As a parent or grandparent you may want to give your child (or grandchild) a helping hand by giving them money regularly or as a one-off. If your gift is large, you may want to pay it straight into their bank or building society account instead of giving it to them directly.

Generally a child's savings account works in the same as an adults, however they are some savings account such as child bonus bonds that are designed specifically for children.

Interest earned on children's savings is likely to be taxable. If you're a parent or step-parent making payments into your child's account, then the interest will be taxed as your income if the money you have given produces interest of more than £100 a year. If the interest is less than £100, there won't be any tax to pay on it.

The limit only applies to parents and step-parents. Other family relatives or friends can give as much as they like to a child and they won't be taxed on the interest earned on their gift. However, if you give money to anyone, including a child, there could be inheritance tax implications. Some cash gifts are free from inheritance tax but in other cases, if you die within seven years of making the gift, inheritance tax might have to be paid.
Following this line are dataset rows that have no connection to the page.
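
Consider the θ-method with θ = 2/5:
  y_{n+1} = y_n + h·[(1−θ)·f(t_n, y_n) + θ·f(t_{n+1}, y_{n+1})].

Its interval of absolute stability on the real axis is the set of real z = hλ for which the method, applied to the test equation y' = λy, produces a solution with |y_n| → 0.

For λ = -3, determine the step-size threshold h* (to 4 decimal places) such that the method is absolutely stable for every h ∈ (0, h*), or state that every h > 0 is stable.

With y'=λy (z=hλ):
  y_{n+1} = y_n + z·[3/5·y_n + 2/5·y_{n+1}] ⇒ (1 − 2/5z)y_{n+1} = (1 + 3/5z)y_n
  ⇒ R(z) = (1 + 3/5z)/(1 − 2/5z).

Find x<0 with |R(x)|<1.
x=-1.7: |R|=0.0119
R=−1: 1+3/5x = −1+2/5x ⇒ -1/5x=2 ⇒ x=2/(-1/5)=-10.0000
Confirm numerically:
  x=-8.980: |R|=0.95557 <1
  x=-7.605: |R|=0.88149 <1
  x=-5.172: |R|=0.68535 <1
  x=-4.437: |R|=0.59903 <1
  x=-10.456: |R|=1.01760 >1
  x=-10.325: |R|=1.01267 >1
Interval (-10.0000, 0).

(-10.0000,0); λ=-3 ⇒ h* = (10)/3 = 3.3333.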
Every child has a personal tax-free allowance meaning they can receive an income up to a certain amount each year without having to pay tax on it.

A parent or step-parent can apply for the interest on their child's savings to be paid tax-free, as long as this is less than the child's tax-free allowance or the amount of interest on the money given by the parent is less than £100 a year.

You can apply by completing a R85 form from HM Revenue & Customs. But first double-check if your child is eligible to receive their interest tax-free by completing a help sheet.